I had a family member who had her surgery botched by a doctor who was high.

He was forced by the hospital to go to addiction treatment and other than that, had no real penalties for what he did. His license was never revoked nor was he formally reprimanded by the state or hospital.

In fact, he is now one of the leading surgeons in this area and I see his commercial on TV pretty often.

This family member suffered for years because of his botched surgery and ended up having to have a second surgery to correct the mistakes done by the high doctor. When she went to sue, she was told by lawyers that the statute of limitations had expired and that she could have no legal recourse. :mad:

This theory was similar to people abusing children in there care ,
THAT , didn’t end well, so I see little difference with a Doctors actions

This sure sounds familiar.

I don’t believe sex offenders can be rehabilitated. He should never be able to practice again and should have to register as a sex offender for the rest of his life.

My thought exactly. I was in nursing school in the 80’s when they send pedophiles for “treatment.” It took years for it to become obvious the “treatment” did not work.

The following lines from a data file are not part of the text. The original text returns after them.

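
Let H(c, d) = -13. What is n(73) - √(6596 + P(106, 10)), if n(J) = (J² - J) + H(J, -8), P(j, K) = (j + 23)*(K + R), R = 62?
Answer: 5243 - 38*√11 ≈ 5117.0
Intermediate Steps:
P(j, K) = (23 + j)*(62 + K) (P(j, K) = (j + 23)*(K + 62) = (23 + j)*(62 + K))
n(J) = -13 + J² - J (n(J) = (J² - J) - 13 = -13 + J² - J)
n(73) - √(6596 + P(106, 10)) = (-13 + 73² - 1*73) - √(6596 + (1426 + 23*10 + 62*106 + 10*106)) = (-13 + 5329 - 73) - √(6596 + (1426 + 230 + 6572 + 1060)) = 5243 - √(6596 + 9288) = 5243 - √15884 = 5243 - 38*√11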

Doctors should lose their license for misconduct. It sounds like these treatment centers have sprung up as a way out for doctors to avoid legal prosecution.

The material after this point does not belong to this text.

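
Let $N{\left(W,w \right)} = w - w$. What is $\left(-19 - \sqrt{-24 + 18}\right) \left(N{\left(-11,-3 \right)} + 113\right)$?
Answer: $-2147 - 113 i \sqrt{6} \approx -2147.0 - 276.79 i$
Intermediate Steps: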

Others have been hinting at this, but I’m going to say it right out: Isn’t this EXACTLY what the Church was excoriated for doing?

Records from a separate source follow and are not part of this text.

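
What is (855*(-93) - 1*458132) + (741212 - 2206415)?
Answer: -2002850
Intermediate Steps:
(855*(-93) - 1*458132) + (741212 - 2206415) = (-79515 - 458132) - 1465203 = -537647 - 1465203 = -2002850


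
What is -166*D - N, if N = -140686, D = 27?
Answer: 136204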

I agree that the Church was wrong, but at least many had the excuse that they genuinely believed this would work. Does anyone still believe that?


It doesn’t happen in the UK. A doctor like that would be struck off and probably imprisoned.

It happens in my country too.
Whenever doctors do sexual abuse they are “disciplined” and sometimes have to work under the supervision of another doctor for a few years-but they rarely lose their license to practise and usually after a couple of years all their restrictions are removed.
And the “catch” is that patients go unaware of all of this.
They can at any time attend a medical practice and see a doctor and be completely ignorant of the fact that the doctor has done previous sexual assaults.
Nobody tells the patients-not the practice managers or the doctors governing bodies.
I think this is wrong, and to me the problem is that it is often other doctors doing the disciplining of those doctors.
Instead,it should be independent organisations who decide/discipline what actions should be taken against them-that way there can be no possibility of bias (Ie:doctors having each others backs even if they are doing it subconsciously).

I never had a weird doc, but I was once getting a sports related massage for a sore back, and in conversation with the male therapist mentioned I knew people who had sciatic pain because of a tight performis muscle. He said, “Ah yes the periformis muscle,” and reached and squeezed mine. For those who don’t know, it is located on the derriere’. I have not been back. I get that massage can include such muscles but since mine did not, it was inappropriate.

So are they just born this way, is it some kind of mental disorder, like the transgender thing, or…?

Has anyone looked into what makes a person have this problem in the first place, things that contribute to it, etc?